Helmer und Häßler liegen im Alphabet ja nicht allzu weit auseinander. Deshalb waren wir sogar zusammen auf einer Stube. Illgner und Schmadtke waren auch dabei. Icke hatte einen Watchman, einen Taschenfernseher. Eigentlich durften wir das nicht – aber darauf haben wir heimlich die Spiele der WM 1986 in Mexiko geguckt. Wir haben zusammen für die Bundeswehr-Nationalmannschaft gespielt. Aber auch Übungen in der Prärie gemacht, mussten Wache laufen, Feuer machen und so weiter.
Dann ist Häßler ja bestens für das Dschungelcamp gerüstet.

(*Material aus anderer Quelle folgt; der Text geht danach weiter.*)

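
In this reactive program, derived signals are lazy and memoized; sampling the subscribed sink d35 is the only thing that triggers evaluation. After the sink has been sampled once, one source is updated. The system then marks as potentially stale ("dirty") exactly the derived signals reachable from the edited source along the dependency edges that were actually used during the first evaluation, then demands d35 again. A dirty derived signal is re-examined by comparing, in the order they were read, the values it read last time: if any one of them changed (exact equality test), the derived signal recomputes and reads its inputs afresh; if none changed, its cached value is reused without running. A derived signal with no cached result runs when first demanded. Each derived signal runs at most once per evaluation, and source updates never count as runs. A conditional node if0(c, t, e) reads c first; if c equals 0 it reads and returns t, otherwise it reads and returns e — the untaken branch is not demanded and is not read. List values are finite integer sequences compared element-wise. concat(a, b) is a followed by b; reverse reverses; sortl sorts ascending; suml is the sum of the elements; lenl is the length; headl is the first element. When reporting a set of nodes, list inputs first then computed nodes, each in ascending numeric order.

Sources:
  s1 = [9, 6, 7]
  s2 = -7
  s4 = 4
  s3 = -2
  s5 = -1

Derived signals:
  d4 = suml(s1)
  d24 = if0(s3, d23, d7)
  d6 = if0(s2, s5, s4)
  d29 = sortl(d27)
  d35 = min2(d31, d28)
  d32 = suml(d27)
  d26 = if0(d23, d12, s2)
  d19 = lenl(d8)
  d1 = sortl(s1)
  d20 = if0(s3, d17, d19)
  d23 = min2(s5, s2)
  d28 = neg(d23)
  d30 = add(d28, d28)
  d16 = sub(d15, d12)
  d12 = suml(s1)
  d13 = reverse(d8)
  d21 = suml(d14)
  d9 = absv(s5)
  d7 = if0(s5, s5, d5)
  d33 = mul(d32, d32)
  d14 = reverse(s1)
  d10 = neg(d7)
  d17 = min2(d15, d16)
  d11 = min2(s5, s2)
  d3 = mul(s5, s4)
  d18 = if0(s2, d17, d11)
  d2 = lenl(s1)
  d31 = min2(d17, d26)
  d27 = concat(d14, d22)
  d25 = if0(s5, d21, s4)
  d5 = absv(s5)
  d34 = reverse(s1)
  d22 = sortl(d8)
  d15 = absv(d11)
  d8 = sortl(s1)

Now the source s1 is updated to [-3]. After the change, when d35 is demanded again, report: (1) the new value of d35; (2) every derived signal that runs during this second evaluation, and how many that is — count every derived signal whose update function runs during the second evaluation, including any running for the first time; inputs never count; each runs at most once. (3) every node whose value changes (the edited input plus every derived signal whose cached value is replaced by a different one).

Demanding d35 again yields -7.
5 derived signals run: d12, d16, d17, d31, d35.
The nodes whose values change: s1, d12, d16, d17, d31, d35.

First demand of the output computes:
  d11 = min2(-1, -7) = -7
  d12 = suml([9, 6, 7]) = 22
  d15 = absv(-7) = 7
  d16 = sub(7, 22) = -15
  d17 = min2(7, -15) = -15
  d23 = min2(-1, -7) = -7
  d26 = if0(d23=-7 -> else branch s2) = -7
  d28 = neg(-7) = 7
  d31 = min2(-15, -7) = -15
  d35 = min2(-15, 7) = -15

After the edit, cleaning proceeds:
  d12: a read changed (s1 [9, 6, 7]->[-3]) — executes, giving -3.
  d16: a read changed (d12 22->-3) — executes, giving 10.
  d17: a read changed (d16 -15->10) — executes, giving 7.
  d31: a read changed (d17 -15->7) — executes, giving -7.
  d35: a read changed (d31 -15->-7) — executes, giving -7.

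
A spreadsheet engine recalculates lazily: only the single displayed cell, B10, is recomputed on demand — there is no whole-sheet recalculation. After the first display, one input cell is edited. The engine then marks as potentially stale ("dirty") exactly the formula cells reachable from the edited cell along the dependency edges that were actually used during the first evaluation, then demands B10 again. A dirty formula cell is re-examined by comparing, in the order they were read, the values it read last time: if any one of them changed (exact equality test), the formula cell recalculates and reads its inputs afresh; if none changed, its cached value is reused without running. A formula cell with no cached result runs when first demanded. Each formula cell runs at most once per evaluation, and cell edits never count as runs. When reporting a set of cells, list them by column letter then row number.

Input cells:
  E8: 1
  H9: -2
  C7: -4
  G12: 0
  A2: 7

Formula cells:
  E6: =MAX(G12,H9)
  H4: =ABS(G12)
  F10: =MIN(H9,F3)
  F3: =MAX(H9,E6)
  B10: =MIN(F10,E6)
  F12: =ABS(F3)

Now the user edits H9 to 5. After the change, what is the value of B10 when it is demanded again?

First evaluation (everything demanded from the output):
  E6 = MAX(0, -2) = 0
  F3 = MAX(-2, 0) = 0
  F10 = MIN(-2, 0) = -2
  B10 = MIN(-2, 0) = -2

Propagation after the edit:
  E6: runs — H9 -2->5; result 5.
  F3: runs — H9 -2->5; E6 0->5; result 5.
  F10: runs — H9 -2->5; F3 0->5; result 5.
  B10: runs — F10 -2->5; E6 0->5; result 5.

New value of B10: 5.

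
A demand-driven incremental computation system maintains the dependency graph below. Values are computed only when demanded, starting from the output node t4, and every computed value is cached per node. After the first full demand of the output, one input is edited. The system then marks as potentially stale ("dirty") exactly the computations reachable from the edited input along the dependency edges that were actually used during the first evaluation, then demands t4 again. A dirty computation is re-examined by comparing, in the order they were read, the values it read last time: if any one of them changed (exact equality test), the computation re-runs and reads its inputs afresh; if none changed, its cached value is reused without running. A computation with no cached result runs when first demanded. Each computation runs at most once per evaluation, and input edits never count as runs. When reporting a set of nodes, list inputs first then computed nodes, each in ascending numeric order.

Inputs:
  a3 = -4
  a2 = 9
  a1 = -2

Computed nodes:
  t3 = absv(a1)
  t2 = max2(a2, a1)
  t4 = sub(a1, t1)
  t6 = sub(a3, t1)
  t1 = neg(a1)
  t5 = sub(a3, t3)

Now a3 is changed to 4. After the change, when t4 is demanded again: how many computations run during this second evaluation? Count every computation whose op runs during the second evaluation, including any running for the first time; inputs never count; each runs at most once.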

Ich finde das Ganze nicht so dramatisch. Wenn er das machen möchte, soll er es tun. RTL versucht doch jedes Jahr, einen Fußballer da reinzubekommen. Da hat jeder von uns schon eine Anfrage bekommen.
Aha, also auch Sie?
Ja, aber ich könnte da nicht hingehen. Ich habe mit der Höhe ein bisschen Probleme, Platzangst und Schlangen mag ich auch nicht. Da gibt es also zu viele Ausschlusskriterien.